Dentro de este universo conviven realidades diversas. Por un lado, tareas comunitarias, de cuidado, sociales, ambientales y de infraestructura barrial, donde el proceso de valorización social ,y por lo tanto los ingresos, no depende del mercado, sino del tejido comunitario y del reconocimiento estatal. Allí se inscriben comedores y merenderos, tareas de cuidado, promotoras y promotores de salud y contra la violencia de género, trabajo socioeducativo, deportivo y cultural comunitario.

Por otro lado, se desarrollan actividades de producción y venta de bienes y servicios a baja escala, en mercados poco estructurados y de alcance local: oficios y servicios personales, comercio popular, producción de alimentos manufacturados, textil, reciclado, construcción barrial, agricultura familiar y transporte urbano de pequeña escala.

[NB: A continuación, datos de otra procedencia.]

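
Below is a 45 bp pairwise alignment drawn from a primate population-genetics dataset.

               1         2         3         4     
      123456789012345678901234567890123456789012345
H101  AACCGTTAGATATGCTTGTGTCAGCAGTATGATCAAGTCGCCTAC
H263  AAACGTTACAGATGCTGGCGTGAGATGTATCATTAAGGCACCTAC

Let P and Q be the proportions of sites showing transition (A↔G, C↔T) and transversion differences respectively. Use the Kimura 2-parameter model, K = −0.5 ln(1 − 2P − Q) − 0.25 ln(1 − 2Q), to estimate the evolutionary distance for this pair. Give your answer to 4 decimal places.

Mismatches occur at site 3 (C→A, transversion), site 9 (G→C, transversion), site 11 (T→G, transversion), site 17 (T→G, transversion), site 19 (T→C, transition), site 22 (C→G, transversion), site 25 (C→A, transversion), site 26 (A→T, transversion), site 31 (G→C, transversion), site 34 (C→T, transition), site 38 (T→G, transversion), site 40 (G→A, transition).
Of the 12 differences, 3 transitions and 9 transversions over 45 sites: P = 3/45 = 0.066667, Q = 9/45 = 0.200000.
d = −0.5·ln(0.666666) − 0.25·ln(0.600000) = −0.5·(-0.405466) − 0.25·(-0.510826) = 0.3304.

0.3304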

Pese a su magnitud, la economía popular aún no es reconocida social ni institucionalmente como un modo de producción. Esta falta de reconocimiento limita su desarrollo: dificulta el acceso al crédito, a herramientas, a tierras, a conocimientos técnicos y, en definitiva, a mejores ingresos y derechos laborales. Sin embargo, su peso es innegable. En al menos diez provincias, las personas inscriptas en el Registro Nacional de Trabajadores de la Economía Popular superan a los asalariados registrados del sector privado, y en varias jurisdicciones incluso superan al empleo público formal.

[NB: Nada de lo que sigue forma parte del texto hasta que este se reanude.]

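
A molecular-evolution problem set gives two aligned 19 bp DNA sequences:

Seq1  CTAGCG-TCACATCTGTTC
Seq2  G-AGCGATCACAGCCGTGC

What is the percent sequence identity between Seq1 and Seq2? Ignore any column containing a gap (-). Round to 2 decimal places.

76.47%

Excluding the 2 gap columns leaves 17 comparable sites.
Differing sites — 1:C/G; 13:T/G; 15:T/C; 18:T/G.
13 of the 17 comparable sites match, so the percent identity is 13/17 × 100 = 76.47%.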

Frente a esta realidad, resulta imprescindible avanzar en un Estatuto Laboral para la Economía Popular que reconozca derechos y construya una nueva institucionalidad acorde a las transformaciones del mundo del trabajo. El primer paso debe ser la reactivación del Registro Nacional de Trabajadores y Trabajadoras de la Economía Popular en la órbita de la Secretaría de Trabajo. Registrar es reconocer. Así se hizo a comienzos del siglo XX, cuando Bialet Massé visibilizó la llamada “cuestión social” en un modelo que excluía a las mayorías populares. Hoy, en pleno siglo XXI, enfrentamos una nueva cuestión social: la de los trabajadores y trabajadoras de la economía popular.

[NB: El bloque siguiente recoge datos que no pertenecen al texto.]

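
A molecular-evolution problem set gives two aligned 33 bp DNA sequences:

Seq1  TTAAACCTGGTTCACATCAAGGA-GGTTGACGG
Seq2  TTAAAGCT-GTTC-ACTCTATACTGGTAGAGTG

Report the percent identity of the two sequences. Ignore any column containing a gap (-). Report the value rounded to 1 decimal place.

66.7%

Excluding the 3 gap columns leaves 30 comparable sites.
Differing sites — 6:C/G; 15:C/A; 16:A/C; 19:A/T; 21:G/T; 22:G/A; 23:A/C; 28:T/A; 31:C/G; 32:G/T.
20 of the 30 comparable sites match, so the percent identity is 20/30 × 100 = 66.7%.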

Este estatuto debe incluir también el Salario Social Complementario, equivalente al 50% del Salario Mínimo Vital y Móvil, ajustado a las realidades productivas del sector, y políticas activas de fortalecimiento de las unidades productivas: acceso al crédito, facilidades de comercialización y provisión de herramientas. El objetivo final debe ser avanzar hacia convenios colectivos por rama de actividad.

Mientras se habla de reforma laboral en nombre de una supuesta libertad, se demoniza la justicia social y se promete combatir la informalidad recortando derechos. Desde los movimientos populares estamos convencidos de que la salida es otra: más organización popular, más justicia social, más trabajo y más comunidad.